Commercial innovation is now so advanced that many military robots are equipped with technology initially designed for industrial purposes. iRobot, a US company manufacting the battle-proven 510 PackBot bomb disposal robot, is one organisation that has benefited from these commercial advances. The head of iRobot’s defence and security business, Frank Wilson, says the military is good for planting the seeds for innovation but the commercial practicality of technology can often outpace military funding.

“We wouldn’t have the PackBot or any of our robots if it wasn’t for commercial technology,” explains Wilson. “Hidden inside of our robots are a tremendous number of industrial chips, some of the chips aren’t even full mil spec [military specification] that we use in our military robots and that’s because commercial chip technology has so improved, that the reliability of even industrial-grade components can be suitable for military environments.”

And they have more than proved their worth in dangerous environments. More than 3,500 PackBot robots are in service with militaries and civil defence forces across the world and the US military has used them extensively in Iraq and Afghanistan to disable deadly IEDs. An iRobot PackBot was also the first robot to enter the ailing Fukushima power plant to assess damage to the nuclear reactor buildings in 2011.

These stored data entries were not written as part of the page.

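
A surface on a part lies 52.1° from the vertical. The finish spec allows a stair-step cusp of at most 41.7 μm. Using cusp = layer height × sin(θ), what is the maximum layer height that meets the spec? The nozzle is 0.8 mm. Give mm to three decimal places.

0.053 mm

sin(52.1°) = 0.7891; t_max = 0.0417/0.7891 = 0.053 mm.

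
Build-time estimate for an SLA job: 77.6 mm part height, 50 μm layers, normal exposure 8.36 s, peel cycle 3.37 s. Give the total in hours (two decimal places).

Number of layers: 77.6 / 0.05 → 1552 (rounded up).
Cycle time = 8.36 + 3.37 = 11.73 s.
Build time: 1552 × 11.73 s = 18204.96 s, i.e. 5.06 hours.

5.06 hours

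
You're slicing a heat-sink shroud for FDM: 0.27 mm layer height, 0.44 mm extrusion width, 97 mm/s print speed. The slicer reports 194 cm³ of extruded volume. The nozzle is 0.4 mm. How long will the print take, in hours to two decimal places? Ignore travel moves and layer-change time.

Line area: 0.27 × 0.44 → 0.1188 mm².
Path length: 194000 mm³ / 0.1188 mm² → 1632996.6 mm.
Extrusion time = 1632996.6 / 97 = 16835 s.
In the requested units: 16835 s = 4.68 hours.

4.68 hours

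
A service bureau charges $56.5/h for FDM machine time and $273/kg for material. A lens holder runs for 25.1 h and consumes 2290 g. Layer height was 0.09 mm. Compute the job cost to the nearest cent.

Machine cost = 56.5 × 25.1, so $1418.15.
Material charge = 273 × 2290/1000, so $625.17.
Total = 1418.15 + 625.17 = $2043.32.

$2043.32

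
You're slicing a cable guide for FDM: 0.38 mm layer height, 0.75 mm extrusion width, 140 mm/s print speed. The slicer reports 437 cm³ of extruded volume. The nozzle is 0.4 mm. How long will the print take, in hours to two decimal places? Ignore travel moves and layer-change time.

Bead cross-section: 0.38 × 0.75 → 0.285 mm².
Total extruded path = 437000/0.285 = 1533333.3 mm.
Time extruding = 1533333.3 / 140 = 10952.4 s.
That's 10952.4 s → 3.04 hours.

3.04 hours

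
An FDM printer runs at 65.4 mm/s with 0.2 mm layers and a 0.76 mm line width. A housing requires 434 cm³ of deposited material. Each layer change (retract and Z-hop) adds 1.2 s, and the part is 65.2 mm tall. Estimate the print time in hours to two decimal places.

12.24 hours

Bead cross-section = 0.2 × 0.76, so 0.152 mm².
Toolpath length = 434 cm³ / 0.152 mm² = 434000 / 0.152 = 2855263.2 mm.
Extrusion time = 2855263.2 / 65.4, so 43658.5 s.
Layer count = ceil(65.2 / 0.2) = 326.
Layer-change overhead: 326 × 1.2 → 391.2 s.
Altogether 43658.5 + 391.2 = 44049.7 s, i.e. 12.24 hours.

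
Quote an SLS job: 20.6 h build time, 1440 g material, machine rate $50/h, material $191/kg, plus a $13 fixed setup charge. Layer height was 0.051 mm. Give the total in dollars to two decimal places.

Machine cost: 50 × 20.6 → $1030.00.
Feedstock cost: 191 × 1440/1000 → $275.04.
Total = 1030.00 + 275.04 + 13 = $1318.04.

$1318.04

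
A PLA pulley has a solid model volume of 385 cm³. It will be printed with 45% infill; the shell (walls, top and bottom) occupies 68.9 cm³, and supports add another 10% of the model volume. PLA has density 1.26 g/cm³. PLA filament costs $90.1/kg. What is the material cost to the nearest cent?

Infill region: 385 − 68.9 → 316.1 cm³.
Deposited infill = 0.45 × 316.1, so 142.245 cm³.
Support = 0.10 × 385, so 38.5 cm³.
Deposited volume = 68.9 + 142.245 + 38.5, so 249.645 cm³.
Mass = 249.645 × 1.26 = 314.5527 g.
At $90.1/kg: 314.5527/1000 × 90.1 = $28.34.

$28.34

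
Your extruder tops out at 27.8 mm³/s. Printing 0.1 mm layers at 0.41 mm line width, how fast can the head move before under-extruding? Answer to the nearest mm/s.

Extrusion cross-section = 0.1 × 0.41, so 0.041 mm².
v_max = Q/A = 27.8/0.041 = 678.05 mm/s → 678 mm/s.

678 mm/s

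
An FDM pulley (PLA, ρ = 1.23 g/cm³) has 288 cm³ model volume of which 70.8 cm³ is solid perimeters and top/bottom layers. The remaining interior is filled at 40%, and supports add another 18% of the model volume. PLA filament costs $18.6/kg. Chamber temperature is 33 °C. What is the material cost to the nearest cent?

Interior volume: 288 − 70.8 → 217.2 cm³.
Deposited infill = 0.40 × 217.2 = 86.88 cm³.
Support = 0.18 × 288 = 51.84 cm³.
Total extruded: 70.8 + 86.88 + 51.84 → 209.52 cm³.
Mass = 209.52 × 1.23 = 257.7096 g.
Cost = 257.7096 g / 1000 × $18.6/kg = $4.79.

$4.79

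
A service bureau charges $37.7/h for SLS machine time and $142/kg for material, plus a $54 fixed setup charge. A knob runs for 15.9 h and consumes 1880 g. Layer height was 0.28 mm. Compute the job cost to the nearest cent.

Time charge = 37.7 × 15.9, so $599.43.
Material cost: 142 × 1880/1000 → $266.96.
Total = 599.43 + 266.96 + 54 = $920.39.

$920.39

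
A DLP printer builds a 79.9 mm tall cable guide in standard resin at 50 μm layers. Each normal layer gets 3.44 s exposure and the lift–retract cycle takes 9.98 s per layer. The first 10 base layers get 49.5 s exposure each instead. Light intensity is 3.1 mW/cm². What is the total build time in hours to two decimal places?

6.08 hours

Layers = ⌈79.9/0.05⌉ = 1598.
Bottom layers = 10 × (49.5 + 9.98), so 594.8 s.
Regular layers: 1588 × (3.44 + 9.98) → 21310.96 s.
Total = 594.8 + 21310.96 = 21905.76 s = 6.08 hours.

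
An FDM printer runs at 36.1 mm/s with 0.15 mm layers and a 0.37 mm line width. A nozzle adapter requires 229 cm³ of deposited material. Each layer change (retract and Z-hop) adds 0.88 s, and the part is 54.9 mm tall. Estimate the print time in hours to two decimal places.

Extrusion cross-section = 0.15 × 0.37, so 0.0555 mm².
Path length: 229000 mm³ / 0.0555 mm² → 4126126.1 mm.
Time extruding = 4126126.1 / 36.1 = 114297.1 s.
Layer count = ceil(54.9 / 0.15) = 366.
Non-print overhead = 366 × 0.88 = 322.08 s.
Total = 114297.1 + 322.08 = 114619.18 s = 31.84 hours.

31.84 hours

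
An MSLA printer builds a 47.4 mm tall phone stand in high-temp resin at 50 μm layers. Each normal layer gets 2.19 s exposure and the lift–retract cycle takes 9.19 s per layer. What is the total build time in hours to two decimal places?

Layer count = ceil(47.4 / 0.05) = 948.
Each layer takes = 2.19 + 9.19, so 11.38 s.
Build time: 948 × 11.38 s = 10788.24 s, i.e. 3.00 hours.

3.00 hours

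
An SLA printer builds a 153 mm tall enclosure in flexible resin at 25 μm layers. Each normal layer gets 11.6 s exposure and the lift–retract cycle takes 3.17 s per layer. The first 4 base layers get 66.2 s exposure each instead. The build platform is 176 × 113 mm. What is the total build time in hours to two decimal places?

25.17 hours

Layers = ⌈153/0.025⌉ = 6120.
Base layers = 4 × (66.2 + 3.17) = 277.48 s.
Regular layers: 6116 × (11.6 + 3.17) → 90333.32 s.
Total = 277.48 + 90333.32 = 90610.8 s = 25.17 hours.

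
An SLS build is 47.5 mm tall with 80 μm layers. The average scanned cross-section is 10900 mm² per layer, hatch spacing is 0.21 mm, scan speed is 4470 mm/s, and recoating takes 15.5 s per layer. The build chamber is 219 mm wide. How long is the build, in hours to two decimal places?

Number of layers: 47.5 / 0.08 → 594 (rounded up).
Scan path per layer = 10900 / 0.21 = 51904.8 mm.
Laser time per layer = 51904.8 / 4470 = 11.6118 s.
Layer cycle = 11.6118 + 15.5, so 27.1118 s.
Build time = 594 × 27.1118 = 16104.4092 s = 4.47 hours.

4.47 hours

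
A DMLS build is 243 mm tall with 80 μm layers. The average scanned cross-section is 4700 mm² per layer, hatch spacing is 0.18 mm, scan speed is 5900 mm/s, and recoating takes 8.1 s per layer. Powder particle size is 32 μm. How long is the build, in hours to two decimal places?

10.57 hours

Layer count = ceil(243 / 0.08) = 3038.
Hatch length per layer = 4700 / 0.18, so 26111.1 mm.
Per-layer scan time = 26111.1 / 5900 = 4.4256 s.
Per-layer time = 4.4256 + 8.1 = 12.5256 s.
3038 layers × 12.5256 s/layer = 38052.7728 s, i.e. 10.57 hours.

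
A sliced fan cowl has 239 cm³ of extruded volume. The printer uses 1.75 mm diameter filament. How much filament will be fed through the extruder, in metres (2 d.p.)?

A = π r² = π × 0.875² = 2.4053 mm².
Length = 239 cm³ / 2.4053 mm² = 239000 / 2.4053 = 99363.9 mm = 99.36 m.

99.36 m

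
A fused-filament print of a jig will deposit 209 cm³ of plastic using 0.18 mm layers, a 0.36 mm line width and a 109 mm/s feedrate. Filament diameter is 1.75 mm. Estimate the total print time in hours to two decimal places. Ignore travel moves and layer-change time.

8.22 hours

Extrusion cross-section = 0.18 × 0.36, so 0.0648 mm².
Toolpath length = 209 cm³ / 0.0648 mm² = 209000 / 0.0648 = 3225308.6 mm.
Time extruding = 3225308.6 / 109 = 29590 s.
That's 29590 s → 8.22 hours.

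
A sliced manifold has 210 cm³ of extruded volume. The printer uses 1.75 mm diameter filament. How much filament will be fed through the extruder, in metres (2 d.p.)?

Cross-section of 1.75 mm filament: π·(1.75/2)² = 2.4053 mm².
L = 210000 mm³ / 2.4053 mm² = 87307.2 mm, i.e. 87.31 m.

87.31 m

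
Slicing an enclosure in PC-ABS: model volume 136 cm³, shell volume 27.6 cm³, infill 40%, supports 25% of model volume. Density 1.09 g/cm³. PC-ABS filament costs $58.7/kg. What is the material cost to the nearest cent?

Infill region: 136 − 27.6 → 108.4 cm³.
Infill deposited = 0.40 × 108.4, so 43.36 cm³.
Support = 0.25 × 136 = 34 cm³.
Deposited volume = 27.6 + 43.36 + 34 = 104.96 cm³.
Mass: 104.96 × 1.09 → 114.4064 g.
At $58.7/kg: 114.4064/1000 × 58.7 = $6.72.

$6.72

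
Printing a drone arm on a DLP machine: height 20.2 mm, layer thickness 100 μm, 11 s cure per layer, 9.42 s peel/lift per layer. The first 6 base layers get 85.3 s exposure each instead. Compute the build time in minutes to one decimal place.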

Life without Boston Dynamics

“For all the apprehension that surrounds the Boston Dynamics deal, there is hope.”

If Google’s purchase of Boston Dynamics does have an adverse effect on military robotics research as experts suggest, then it couldn’t be at a worse time for the DoD. Robots don’t just lessen the danger humans are exposed to in areas such as bomb disposal, they are also cheaper than their flesh-and-bone counterparts. In a time of falling budgets, this is one of the main advantages of using robotics technology.

General Robert Cone, the US military’s head of Training and Doctrine Command, recently spoke at an army aviation symposium, telling the audience he wanted to shrink the size of a brigade combat team from 4,000 to 3,000. The 1,000 soldier deficit would be made up by a mix of robots and unmanned systems, he said. This also coincides with the Pentagon’s newly published unmanned systems roadmap, which gives a similar glimpse at future technologies, including bird-like drones and solar-powered robotic cars.

Does the Pentagon have the resources to meet these ambitious goals? Time will tell.

For all the apprehension that surrounds the Boston Dynamics deal, there is hope that it will bring about positive changes. “There is great potential there,” says Professor Kaspar Althoefer, head of the Centre for Robotics Research at King’s College, London. “By moving things forward the way they do they create enormous opportunities.”

But Althoefer also issues a warning that should be heeded by both Google executives and US generals. “[Robotics systems] have developed quite a bit over the past 20 years, but one should not make the mistake to think that robots can solve all problems.”